All About 2020 Base Politics and Trump’s Brand
Of course, at this point, all of Trump’s actions are best assessed through the lens of 2020 politics and Trump’s view of immigration as his signature issue:
- As Frank Sharry noted last week, “Trump isn’t interested in policy solutions, he’s interested in reinforcing his brand. He isn’t interested in a multipronged strategy that will work, he’s interested in a rally chant that will connect … Trump has been clear: border security vs. open borders — as he defines it — will be a central theme of his 2020 campaign.”
- Tal Kopan writes in the San Francisco Chronicle how Trump is set to again make 2020 a fight over immigration and how Democrats need to engage. Lest there be any allusions about the Trump re-elect, Kopan writes, “A senior aide for Trump’s re-election campaign confirmed that Trump would again be running on a border security message. ‘He’s made that a cornerstone of his campaign since Day One — that’s not going to change,’ said the aide, who requested anonymity to speak more freely. ‘Democrats are denying the crisis at the border. They want to see who can go the furthest left as they try and not address the issue at hand. They want to abolish ICE, they want to tear down existing barriers, they want to decriminalize border crossings. At what point are we addressing what is a true crisis at the southern border?’”

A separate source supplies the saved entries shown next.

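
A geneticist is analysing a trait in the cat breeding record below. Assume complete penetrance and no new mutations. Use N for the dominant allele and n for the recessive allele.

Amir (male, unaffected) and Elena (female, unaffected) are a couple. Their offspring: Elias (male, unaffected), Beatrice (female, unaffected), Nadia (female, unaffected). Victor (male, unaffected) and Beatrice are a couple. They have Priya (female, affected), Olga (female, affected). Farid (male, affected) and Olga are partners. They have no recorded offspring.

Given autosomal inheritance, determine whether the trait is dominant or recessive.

recessive

Victor and Beatrice are both unaffected yet have an affected child Priya. Under dominance, an affected child requires at least one affected parent, so the trait cannot be dominant.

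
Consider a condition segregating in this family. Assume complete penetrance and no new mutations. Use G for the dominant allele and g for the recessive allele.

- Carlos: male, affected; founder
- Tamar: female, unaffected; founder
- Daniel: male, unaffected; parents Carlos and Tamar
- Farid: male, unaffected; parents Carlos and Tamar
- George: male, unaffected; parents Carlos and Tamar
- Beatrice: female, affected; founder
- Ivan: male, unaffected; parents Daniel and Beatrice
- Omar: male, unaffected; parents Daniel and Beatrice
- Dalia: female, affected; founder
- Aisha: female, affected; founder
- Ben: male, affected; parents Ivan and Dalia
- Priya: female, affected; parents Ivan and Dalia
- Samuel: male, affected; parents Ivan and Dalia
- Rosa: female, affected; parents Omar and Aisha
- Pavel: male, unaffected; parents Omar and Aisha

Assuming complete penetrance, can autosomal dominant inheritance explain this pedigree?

Yes

A consistent assignment under autosomal dominant exists: Carlos Gg, Tamar gg, Daniel gg, Farid gg, George gg, Beatrice Gg, Ivan gg, Omar gg, Dalia GG, Aisha Gg, Ben Gg, Priya Gg, Samuel Gg, Rosa Gg, Pavel gg.
In this assignment every recorded phenotype matches its genotype and every non-founder's genotype is obtainable from its parents' genotypes, so the pedigree is consistent.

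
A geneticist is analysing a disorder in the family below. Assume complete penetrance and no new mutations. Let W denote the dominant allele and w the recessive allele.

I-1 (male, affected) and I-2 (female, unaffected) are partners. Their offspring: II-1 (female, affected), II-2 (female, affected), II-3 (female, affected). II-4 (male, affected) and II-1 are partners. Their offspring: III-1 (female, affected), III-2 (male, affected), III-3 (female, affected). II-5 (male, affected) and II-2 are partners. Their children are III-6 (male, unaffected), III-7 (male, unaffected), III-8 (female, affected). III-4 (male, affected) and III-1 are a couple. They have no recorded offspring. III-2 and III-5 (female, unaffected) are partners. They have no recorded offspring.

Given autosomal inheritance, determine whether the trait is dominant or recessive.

dominant

II-5 and II-2 are both affected yet have an unaffected child III-6. Under a recessive model two affected parents are homozygous and every child would be affected, so the trait cannot be recessive.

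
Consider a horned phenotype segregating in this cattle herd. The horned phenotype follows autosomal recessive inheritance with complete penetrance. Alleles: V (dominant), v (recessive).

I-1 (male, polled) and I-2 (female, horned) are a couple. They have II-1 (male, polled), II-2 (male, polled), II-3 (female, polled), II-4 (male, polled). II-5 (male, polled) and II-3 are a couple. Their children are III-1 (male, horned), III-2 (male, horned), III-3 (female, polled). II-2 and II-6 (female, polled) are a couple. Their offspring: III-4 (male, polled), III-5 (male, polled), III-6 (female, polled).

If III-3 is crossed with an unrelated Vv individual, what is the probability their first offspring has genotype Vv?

II-5 is polled so carries V and passed v to III-1 (vv), so II-5 is Vv.
II-3 is polled so carries V and received v from I-2 (vv), so II-3 is Vv.
III-3 is a polled offspring of II-5 (Vv) × II-3 (Vv), whose cross gives 1/4 VV : 1/2 Vv : 1/4 vv; conditioning on being polled, III-3 is VV with probability 1/3, Vv with probability 2/3.
Summing over parental genotype combinations, P(offspring has genotype Vv) = 1/3·1/2 + 2/3·1/2 = 1/2.

1/2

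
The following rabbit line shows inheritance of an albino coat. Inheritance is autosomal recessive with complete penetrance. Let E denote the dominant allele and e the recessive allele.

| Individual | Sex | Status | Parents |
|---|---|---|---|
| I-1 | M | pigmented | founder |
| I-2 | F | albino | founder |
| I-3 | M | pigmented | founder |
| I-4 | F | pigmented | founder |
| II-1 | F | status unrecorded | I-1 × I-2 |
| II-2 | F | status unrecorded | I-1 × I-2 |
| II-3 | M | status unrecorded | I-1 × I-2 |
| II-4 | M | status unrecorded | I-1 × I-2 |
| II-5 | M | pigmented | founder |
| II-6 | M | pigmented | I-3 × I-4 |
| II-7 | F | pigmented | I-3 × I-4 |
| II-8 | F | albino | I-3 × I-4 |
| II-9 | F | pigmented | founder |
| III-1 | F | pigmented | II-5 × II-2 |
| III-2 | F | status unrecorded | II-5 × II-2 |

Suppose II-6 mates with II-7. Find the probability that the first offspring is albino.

1/9

I-3 is pigmented so carries E and passed e to II-8 (ee), so I-3 is Ee.
I-4 is pigmented so carries E and passed e to II-8 (ee), so I-4 is Ee.
II-6 is a pigmented offspring of I-3 (Ee) × I-4 (Ee), whose cross gives 1/4 EE : 1/2 Ee : 1/4 ee; conditioning on being pigmented, II-6 is EE with probability 1/3, Ee with probability 2/3.
II-7 is a pigmented offspring of I-3 (Ee) × I-4 (Ee), whose cross gives 1/4 EE : 1/2 Ee : 1/4 ee; conditioning on being pigmented, II-7 is EE with probability 1/3, Ee with probability 2/3.
Summing over parental genotype combinations, P(offspring is albino) = 4/9·1/4 = 1/9.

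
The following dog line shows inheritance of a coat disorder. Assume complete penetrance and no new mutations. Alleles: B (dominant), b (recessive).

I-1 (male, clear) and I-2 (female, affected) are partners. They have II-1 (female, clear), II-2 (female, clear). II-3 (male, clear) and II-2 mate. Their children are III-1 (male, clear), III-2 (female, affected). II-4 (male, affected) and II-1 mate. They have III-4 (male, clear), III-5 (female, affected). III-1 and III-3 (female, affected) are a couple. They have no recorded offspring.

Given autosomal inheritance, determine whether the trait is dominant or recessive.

recessive

II-3 and II-2 are both clear yet have an affected child III-2. Under dominance, an affected child requires at least one affected parent, so the trait cannot be dominant.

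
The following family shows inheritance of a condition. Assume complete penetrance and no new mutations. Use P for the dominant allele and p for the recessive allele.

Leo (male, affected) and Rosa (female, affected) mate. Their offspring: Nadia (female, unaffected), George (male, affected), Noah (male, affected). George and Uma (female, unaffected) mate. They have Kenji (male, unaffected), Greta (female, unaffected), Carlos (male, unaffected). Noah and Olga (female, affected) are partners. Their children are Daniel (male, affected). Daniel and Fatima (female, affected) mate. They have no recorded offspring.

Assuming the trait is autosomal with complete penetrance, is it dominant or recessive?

dominant

Leo and Rosa are both affected yet have an unaffected child Nadia. Under a recessive model two affected parents are homozygous and every child would be affected, so the trait cannot be recessive.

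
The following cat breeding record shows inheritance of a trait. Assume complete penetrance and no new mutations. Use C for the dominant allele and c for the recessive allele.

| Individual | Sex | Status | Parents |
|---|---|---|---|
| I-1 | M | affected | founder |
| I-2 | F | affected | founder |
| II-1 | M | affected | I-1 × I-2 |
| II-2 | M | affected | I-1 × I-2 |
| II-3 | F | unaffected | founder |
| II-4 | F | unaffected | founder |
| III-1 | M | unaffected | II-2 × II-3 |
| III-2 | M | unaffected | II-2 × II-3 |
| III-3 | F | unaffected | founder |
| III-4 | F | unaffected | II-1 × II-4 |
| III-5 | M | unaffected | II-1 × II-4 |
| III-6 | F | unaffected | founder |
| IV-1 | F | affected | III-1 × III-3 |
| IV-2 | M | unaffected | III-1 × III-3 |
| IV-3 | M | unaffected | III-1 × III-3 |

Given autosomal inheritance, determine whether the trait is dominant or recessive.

recessive

III-1 and III-3 are both unaffected yet have an affected child IV-1. Under dominance, an affected child requires at least one affected parent, so the trait cannot be dominant.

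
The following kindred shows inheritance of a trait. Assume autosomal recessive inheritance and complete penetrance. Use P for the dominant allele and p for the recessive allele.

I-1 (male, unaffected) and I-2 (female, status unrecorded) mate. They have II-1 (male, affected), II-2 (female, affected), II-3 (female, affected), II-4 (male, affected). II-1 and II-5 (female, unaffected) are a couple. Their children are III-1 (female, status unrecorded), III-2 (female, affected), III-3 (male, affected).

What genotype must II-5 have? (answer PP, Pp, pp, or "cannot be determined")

From phenotype alone, II-5 is PP or Pp.
II-5 is unaffected so carries P and passed p to III-2 (pp), so II-5 is Pp.

Pp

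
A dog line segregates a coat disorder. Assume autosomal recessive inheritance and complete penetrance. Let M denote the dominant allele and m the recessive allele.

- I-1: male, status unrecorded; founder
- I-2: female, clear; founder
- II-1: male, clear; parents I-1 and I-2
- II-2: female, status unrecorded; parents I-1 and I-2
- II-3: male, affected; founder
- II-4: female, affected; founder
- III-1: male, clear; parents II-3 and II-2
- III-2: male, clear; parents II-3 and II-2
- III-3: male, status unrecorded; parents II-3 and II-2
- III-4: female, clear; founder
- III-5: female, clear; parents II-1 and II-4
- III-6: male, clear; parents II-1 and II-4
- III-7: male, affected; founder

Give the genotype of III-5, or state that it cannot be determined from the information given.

Mm

From phenotype alone, III-5 is MM or Mm.
III-5 is clear so carries M and received m from II-4 (mm), so III-5 is Mm.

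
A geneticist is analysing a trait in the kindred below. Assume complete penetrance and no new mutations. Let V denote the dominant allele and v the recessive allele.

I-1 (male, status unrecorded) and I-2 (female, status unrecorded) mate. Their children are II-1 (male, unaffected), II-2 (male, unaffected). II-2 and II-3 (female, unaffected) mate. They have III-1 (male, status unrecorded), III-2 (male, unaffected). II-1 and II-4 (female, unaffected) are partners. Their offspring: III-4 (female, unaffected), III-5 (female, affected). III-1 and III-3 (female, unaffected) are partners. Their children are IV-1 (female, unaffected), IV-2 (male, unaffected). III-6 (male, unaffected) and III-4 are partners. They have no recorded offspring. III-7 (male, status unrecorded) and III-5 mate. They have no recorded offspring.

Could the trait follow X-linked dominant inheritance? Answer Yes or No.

No

Under X-linked dominant, III-5 (affected, female) cannot arise from II-1 (unaffected) × II-4 (unaffected).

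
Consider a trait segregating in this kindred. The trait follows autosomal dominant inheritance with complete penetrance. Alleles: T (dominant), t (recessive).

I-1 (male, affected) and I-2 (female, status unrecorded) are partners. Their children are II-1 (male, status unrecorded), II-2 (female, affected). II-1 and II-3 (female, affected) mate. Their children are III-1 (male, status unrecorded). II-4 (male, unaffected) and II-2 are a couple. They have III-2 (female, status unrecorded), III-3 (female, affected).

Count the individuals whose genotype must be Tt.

Obligate heterozygotes: III-3 is affected so carries T and received t from II-4 (tt), so III-3 is Tt.
Every other individual is either homozygous by phenotype or has at least one consistent homozygous assignment, so the count is 1.

1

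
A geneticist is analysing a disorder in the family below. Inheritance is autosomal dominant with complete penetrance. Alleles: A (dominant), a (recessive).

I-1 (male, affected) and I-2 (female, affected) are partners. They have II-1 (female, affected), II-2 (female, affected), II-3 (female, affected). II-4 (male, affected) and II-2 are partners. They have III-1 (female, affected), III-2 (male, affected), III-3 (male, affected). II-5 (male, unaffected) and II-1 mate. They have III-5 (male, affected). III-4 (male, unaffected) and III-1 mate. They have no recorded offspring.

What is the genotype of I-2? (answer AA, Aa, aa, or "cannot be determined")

cannot be determined

I-2's phenotype allows AA or Aa, and no parent or child forces a single allele at both positions; consistent genotype assignments exist with I-2 as AA or Aa.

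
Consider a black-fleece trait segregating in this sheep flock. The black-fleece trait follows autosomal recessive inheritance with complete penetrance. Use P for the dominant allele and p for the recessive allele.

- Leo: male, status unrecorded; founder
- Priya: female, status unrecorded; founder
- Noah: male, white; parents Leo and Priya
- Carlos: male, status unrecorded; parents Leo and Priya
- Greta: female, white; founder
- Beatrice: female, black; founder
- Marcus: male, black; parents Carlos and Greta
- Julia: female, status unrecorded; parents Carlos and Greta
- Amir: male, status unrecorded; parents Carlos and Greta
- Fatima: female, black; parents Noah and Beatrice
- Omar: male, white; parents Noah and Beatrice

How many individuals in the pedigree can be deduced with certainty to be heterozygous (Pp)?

Obligate heterozygotes: Noah is white so carries P and passed p to Fatima (pp), so Noah is Pp; Greta is white so carries P and passed p to Marcus (pp), so Greta is Pp; Omar is white so carries P and received p from Beatrice (pp), so Omar is Pp.
Every other individual is either homozygous by phenotype or has at least one consistent homozygous assignment, so the count is 3.

3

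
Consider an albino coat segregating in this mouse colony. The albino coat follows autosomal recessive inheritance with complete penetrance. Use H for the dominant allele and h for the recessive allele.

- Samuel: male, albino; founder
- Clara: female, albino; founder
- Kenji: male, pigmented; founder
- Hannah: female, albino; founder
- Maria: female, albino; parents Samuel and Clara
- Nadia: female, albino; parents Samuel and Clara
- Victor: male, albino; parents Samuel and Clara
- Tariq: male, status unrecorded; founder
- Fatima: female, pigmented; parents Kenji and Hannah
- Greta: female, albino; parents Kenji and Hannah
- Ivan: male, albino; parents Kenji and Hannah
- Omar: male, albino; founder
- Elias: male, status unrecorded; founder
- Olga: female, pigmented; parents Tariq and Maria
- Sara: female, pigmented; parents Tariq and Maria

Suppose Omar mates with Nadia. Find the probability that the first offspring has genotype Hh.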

- But as Joe Scarborough assessed on MSNBC’s “Morning Joe” this morning, “[The GOP] tried this nonsense, this hatred, this demagoguery in ’18 and the results were absolutely disastrous in a midterm election. Just how bad will this go for Trump in ’20 if he is both harsh and extraordinarily impotent when it comes to handling his own borders?”
- And, as Greg Sargent assessed in the Washington Post, “His base isn’t enough to win in 2020; his party got slaughtered over immigration in 2018, once the electorate got a look at his actual policies; and, if anything, when it comes to the border, Trump increasingly represents not law and order, but cruelty and incompetence.”